Tesla’s once-dominant position in Canada took a dramatic hit in 2025, as a perfect storm of policy changes, trade tensions, and market shifts sent sales tumbling to their lowest level in years.
New registration data compiled from multiple industry sources shows Tesla delivered between 18,300 and 20,000 vehicles in Canada for the full year, down significantly from the roughly 55,000 units in 2024.
That works out to a 63–67% year-over-year decline, making Canada one of Tesla’s weakest major markets globally in 2025.
The damage was most severe in the first half of the year. Registrations between January and June came in at just 9,000 vehicles, down from more than 26,000 in the same period in 2024. Quebec was hit especially hard after the province paused its EV rebate program at the end of 2024 for several months, causing Tesla sales in the province to plunge nearly 85% in Q1 alone.

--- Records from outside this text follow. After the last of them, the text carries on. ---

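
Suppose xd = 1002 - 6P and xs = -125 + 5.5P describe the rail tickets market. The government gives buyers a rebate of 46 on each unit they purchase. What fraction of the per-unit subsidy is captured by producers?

Pre-subsidy: 1002 - 6P = -125 + 5.5P gives P* = 98, x* = 414.
With the rebate, buyers effectively pay Pb = Ps − 46, where Ps is the price sellers receive.
Demand in terms of Ps becomes xd = 1002 − 6(Ps − 46) = 1278 - 6Ps. Setting this equal to supply: 1278 - 6Ps = -125 + 5.5Ps, so Ps = 122.
Buyers pay Pb = 122 − 46 = 76; x' = -125 + 5.5·122 = 546.
Buyers' price falls by P* − Pb = 98 − 76 = 22; sellers' price rises by Ps − P* = 122 − 98 = 24.
So producers capture 24/46 = 12/23 of each unit of subsidy.

Producer share = 12/23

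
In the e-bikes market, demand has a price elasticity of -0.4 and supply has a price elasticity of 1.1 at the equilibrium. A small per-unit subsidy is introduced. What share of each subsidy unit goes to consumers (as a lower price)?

For a small subsidy around the equilibrium, the benefit split depends on the relative slopes, which at a point are proportional to the elasticities.
Buyer share = εs/(εs + |εd|) = 1.1/(1.1 + 0.4) = 11/15; seller share = |εd|/(εs + |εd|) = 4/15.

Consumer share = 11/15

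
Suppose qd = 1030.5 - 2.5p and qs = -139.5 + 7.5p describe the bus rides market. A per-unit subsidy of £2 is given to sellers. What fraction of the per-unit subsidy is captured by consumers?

Pre-subsidy: 1030.5 - 2.5p = -139.5 + 7.5p gives p* = 117, q* = 738.
With the subsidy, sellers receive ps = pb + 2 for each unit, where pb is the price buyers pay.
Supply in terms of pb becomes qs = -139.5 + 7.5(pb + 2) = -124.5 + 7.5pb. Setting this equal to demand: 1030.5 - 2.5pb = -124.5 + 7.5pb, so pb = 115.5.
Sellers receive ps = 115.5 + 2 = 117.5; q' = 1030.5 − 2.5·115.5 = 741.75.
Buyers' price falls by p* − pb = 117 − 115.5 = 1.5; sellers' price rises by ps − p* = 117.5 − 117 = 0.5.
So consumers capture 1.5/2 = 0.75 of each unit of subsidy.

Consumer share = 0.75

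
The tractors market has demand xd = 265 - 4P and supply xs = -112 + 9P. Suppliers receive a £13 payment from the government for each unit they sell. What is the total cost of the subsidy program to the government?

Government cost = £2405

Pre-subsidy: 265 - 4P = -112 + 9P gives P* = 29, x* = 149.
With the subsidy, sellers receive Ps = Pb + 13 for each unit, where Pb is the price buyers pay.
Supply in terms of Pb becomes xs = -112 + 9(Pb + 13) = 5 + 9Pb. Setting this equal to demand: 265 - 4Pb = 5 + 9Pb, so Pb = 20.
Sellers receive Ps = 20 + 13 = 33; x' = 265 − 4·20 = 185.
Government outlay = subsidy × quantity = 13 × 185 = 2405.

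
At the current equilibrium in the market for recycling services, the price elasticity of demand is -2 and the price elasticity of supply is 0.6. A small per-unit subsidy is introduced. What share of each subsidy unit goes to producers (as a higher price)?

Producer share = 10/13

For a small subsidy around the equilibrium, the benefit split depends on the relative slopes, which at a point are proportional to the elasticities.
Buyer share = εs/(εs + |εd|) = 0.6/(0.6 + 2) = 3/13; seller share = |εd|/(εs + |εd|) = 10/13.
So producers capture 10/13 of the subsidy.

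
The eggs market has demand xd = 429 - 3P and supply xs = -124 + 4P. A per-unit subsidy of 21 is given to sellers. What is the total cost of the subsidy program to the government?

Government cost = 4788

Pre-subsidy: 429 - 3P = -124 + 4P gives P* = 79, x* = 192.
With the subsidy, sellers receive Ps = Pb + 21 for each unit, where Pb is the price buyers pay.
Supply in terms of Pb becomes xs = -124 + 4(Pb + 21) = -40 + 4Pb. Setting this equal to demand: 429 - 3Pb = -40 + 4Pb, so Pb = 67.
Sellers receive Ps = 67 + 21 = 88; x' = 429 − 3·67 = 228.
Government outlay = subsidy × quantity = 21 × 228 = 4788.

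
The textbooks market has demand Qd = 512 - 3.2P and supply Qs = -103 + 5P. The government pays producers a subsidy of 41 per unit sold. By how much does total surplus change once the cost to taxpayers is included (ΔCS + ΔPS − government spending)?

Pre-subsidy: 512 - 3.2P = -103 + 5P gives P* = 75, Q* = 272.
With the subsidy, sellers receive Ps = Pb + 41 for each unit, where Pb is the price buyers pay.
Supply in terms of Pb becomes Qs = -103 + 5(Pb + 41) = 102 + 5Pb. Setting this equal to demand: 512 - 3.2Pb = 102 + 5Pb, so Pb = 50.
Sellers receive Ps = 50 + 41 = 91; Q' = 512 − 3.2·50 = 352.
ΔCS = ½(272 + 352)(75 − 50) = 7800; ΔPS = ½(272 + 352)(91 − 75) = 4992.
Government spending = 41 × 352 = 14432.
Net change = 7800 + 4992 − 14432 = -1640. The loss equals the DWL triangle ½·41·80.

Net change in total surplus = -1640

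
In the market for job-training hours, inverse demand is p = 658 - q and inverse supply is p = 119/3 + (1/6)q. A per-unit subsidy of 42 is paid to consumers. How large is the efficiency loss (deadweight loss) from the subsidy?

Deadweight loss = 756

Pre-subsidy: 658 - q = 119/3 + (1/6)q gives q* = 530 and p* = 128.
With the rebate, buyers effectively pay pb = ps − 42, where ps is the price sellers receive.
On the curves, pb = 658 - q and ps = 119/3 + (1/6)q; the wedge ps − pb = 42 gives 119/3 + (1/6)q − (658 - q) = 42, so q' = 566.
Then pb = 658 − 1·566 = 92 and ps = 119/3 + (1/6)·566 = 134.
The subsidy expands output by 566 − 530 = 36 past the efficient level; on those units the gap between marginal cost and willingness to pay runs from 0 up to 42.
DWL = ½ × 42 × 36 = 756.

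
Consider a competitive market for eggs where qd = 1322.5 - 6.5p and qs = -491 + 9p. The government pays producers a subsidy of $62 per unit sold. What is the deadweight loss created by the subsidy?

Deadweight loss = $7254

Pre-subsidy: 1322.5 - 6.5p = -491 + 9p gives p* = 117, q* = 562.
With the subsidy, sellers receive ps = pb + 62 for each unit, where pb is the price buyers pay.
Supply in terms of pb becomes qs = -491 + 9(pb + 62) = 67 + 9pb. Setting this equal to demand: 1322.5 - 6.5pb = 67 + 9pb, so pb = 81.
Sellers receive ps = 81 + 62 = 143; q' = 1322.5 − 6.5·81 = 796.
The subsidy expands output by 796 − 562 = 234 past the efficient level; on those units the gap between marginal cost and willingness to pay runs from 0 up to 62.
DWL = ½ × 62 × 234 = 7254.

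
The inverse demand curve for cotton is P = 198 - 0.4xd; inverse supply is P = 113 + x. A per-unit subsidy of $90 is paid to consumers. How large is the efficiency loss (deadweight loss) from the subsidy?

Pre-subsidy: 198 - 0.4x = 113 + x gives x* = 425/7 and P* = 1216/7.
With the rebate, buyers effectively pay Pb = Ps − 90, where Ps is the price sellers receive.
On the curves, Pb = 198 - 0.4x and Ps = 113 + x; the wedge Ps − Pb = 90 gives 113 + x − (198 - 0.4x) = 90, so x' = 125.
Then Pb = 198 − 0.4·125 = 148 and Ps = 113 + 1·125 = 238.
The subsidy expands output by 125 − 425/7 = 450/7 past the efficient level; on those units the gap between marginal cost and willingness to pay runs from 0 up to 90.
DWL = ½ × 90 × 450/7 = 20250/7.

Deadweight loss = 20250/7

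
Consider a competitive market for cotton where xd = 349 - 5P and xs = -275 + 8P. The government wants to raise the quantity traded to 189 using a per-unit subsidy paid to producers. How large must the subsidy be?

At x = 189, invert demand for the buyer price: Pb = (349 − 189)/5 = 32; invert supply for the seller price: Ps = (189 − (-275))/8 = 58.
The subsidy must fill the gap: s = Ps − Pb = 58 − 32 = 26.

Required subsidy s = 26 per unit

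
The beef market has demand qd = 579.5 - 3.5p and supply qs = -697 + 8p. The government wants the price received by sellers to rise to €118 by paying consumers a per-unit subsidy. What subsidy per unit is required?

Required subsidy s = €23 per unit

At a seller price of 118, quantity supplied is -697 + 8·118 = 247.
Buyers absorb 247 only when they pay pb with 579.5 − 3.5·pb = 247, i.e. pb = 95.
s = ps − pb = 118 − 95 = 23.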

DesRosiers Automotive Consultants, an auto industry data firm, confirmed that Tesla’s Canadian sales fell by more than 60%, but also noted a partial recovery later in the year. That rebound came after Tesla began importing Model Y vehicles from Giga Berlin, which allowed the company to avoid U.S.-related tariffs that were applied to American-built vehicles entering Canada.

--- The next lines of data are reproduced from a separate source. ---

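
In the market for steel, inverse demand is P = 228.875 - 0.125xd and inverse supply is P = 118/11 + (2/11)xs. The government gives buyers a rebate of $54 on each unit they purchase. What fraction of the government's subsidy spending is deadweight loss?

Pre-subsidy: 228.875 - 0.125x = 118/11 + (2/11)x gives x* = 711 and P* = 140.
With the rebate, buyers effectively pay Pb = Ps − 54, where Ps is the price sellers receive.
On the curves, Pb = 228.875 - 0.125x and Ps = 118/11 + (2/11)x; the wedge Ps − Pb = 54 gives 118/11 + (2/11)x − (228.875 - 0.125x) = 54, so x' = 887.
Then Pb = 228.875 − 0.125·887 = 118 and Ps = 118/11 + (2/11)·887 = 172.
ΔCS = ½(711 + 887)(140 − 118) = 17578; ΔPS = ½(711 + 887)(172 − 140) = 25568.
Government spending = 54 × 887 = 47898.
DWL = ½ × 54 × (887 − 711) = 4752; fraction = 4752 / 47898 = 88/887.

DWL / government spending = 88/887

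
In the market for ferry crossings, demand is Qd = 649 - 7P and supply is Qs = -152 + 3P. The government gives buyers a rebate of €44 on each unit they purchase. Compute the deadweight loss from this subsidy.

Pre-subsidy: 649 - 7P = -152 + 3P gives P* = 80.1, Q* = 88.3.
With the rebate, buyers effectively pay Pb = Ps − 44, where Ps is the price sellers receive.
Demand in terms of Ps becomes Qd = 649 − 7(Ps − 44) = 957 - 7Ps. Setting this equal to supply: 957 - 7Ps = -152 + 3Ps, so Ps = 110.9.
Buyers pay Pb = 110.9 − 44 = 66.9; Q' = -152 + 3·110.9 = 180.7.
The subsidy expands output by 180.7 − 88.3 = 92.4 past the efficient level; on those units the gap between marginal cost and willingness to pay runs from 0 up to 44.
DWL = ½ × 44 × 92.4 = 2032.8.

Deadweight loss = €2032.8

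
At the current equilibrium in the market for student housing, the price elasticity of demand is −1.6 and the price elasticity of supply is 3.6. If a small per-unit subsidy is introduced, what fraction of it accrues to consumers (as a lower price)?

Consumer share = 9/13

For a small subsidy around the equilibrium, the benefit split depends on the relative slopes, which at a point are proportional to the elasticities.
Buyer share = εs/(εs + |εd|) = 3.6/(3.6 + 1.6) = 9/13; seller share = |εd|/(εs + |εd|) = 4/13.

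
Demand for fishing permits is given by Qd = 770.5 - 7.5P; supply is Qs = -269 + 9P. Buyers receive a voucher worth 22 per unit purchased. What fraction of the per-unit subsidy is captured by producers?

Producer share = 5/11

Pre-subsidy: 770.5 - 7.5P = -269 + 9P gives P* = 63, Q* = 298.
With the rebate, buyers effectively pay Pb = Ps − 22, where Ps is the price sellers receive.
Demand in terms of Ps becomes Qd = 770.5 − 7.5(Ps − 22) = 935.5 - 7.5Ps. Setting this equal to supply: 935.5 - 7.5Ps = -269 + 9Ps, so Ps = 73.
Buyers pay Pb = 73 − 22 = 51; Q' = -269 + 9·73 = 388.
Buyers' price falls by P* − Pb = 63 − 51 = 12; sellers' price rises by Ps − P* = 73 − 63 = 10.
So producers capture 10/22 = 5/11 of each unit of subsidy.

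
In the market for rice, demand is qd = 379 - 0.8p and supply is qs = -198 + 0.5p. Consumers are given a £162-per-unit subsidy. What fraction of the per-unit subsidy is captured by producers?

Producer share = 8/13

Pre-subsidy: 379 - 0.8p = -198 + 0.5p gives p* = 5770/13, q* = 311/13.
With the rebate, buyers effectively pay pb = ps − 162, where ps is the price sellers receive.
Demand in terms of ps becomes qd = 379 − 0.8(ps − 162) = 508.6 - 0.8ps. Setting this equal to supply: 508.6 - 0.8ps = -198 + 0.5ps, so ps = 7066/13.
Buyers pay pb = 7066/13 − 162 = 4960/13; q' = -198 + 0.5·(7066/13) = 959/13.
Buyers' price falls by p* − pb = 5770/13 − 4960/13 = 810/13; sellers' price rises by ps − p* = 7066/13 − 5770/13 = 1296/13.
So producers capture (1296/13)/162 = 8/13 of each unit of subsidy.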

That shift was crucial. U.S.–Canada trade measures imposed in 2025 made Teslas built in Fremont (Tesla has never imported vehicles from Giga Texas into Canada) far more expensive, just as federal and provincial EV incentives were being reduced or eliminated.
The broader EV sector also struggled in 2025, but not nearly to the same degree. Zero-emission vehicle sales across Canada fell between 32% and 43% through the first three quarters of the year, according to Automotive News. Meanwhile, overall new-vehicle sales actually grew about 2%, reaching roughly 1.9 million units.
Globally, Tesla also faced a difficult year. The company delivered 1,636,129 vehicles in 2025, down about 9% from 2024. While Tesla does not publish country-level sales figures, this data shows Canada’s decline was far steeper than Tesla’s worldwide average, highlighting how uniquely difficult 2025 was for the brand north of the border.
By the fourth quarter, imports of tariff-free European Model Y vehicles helped stabilize sales, but the damage was already done. With incentives gone and trade barriers still in place, Tesla now enters 2026 facing a very different Canadian market than the one that powered its record-breaking 2024.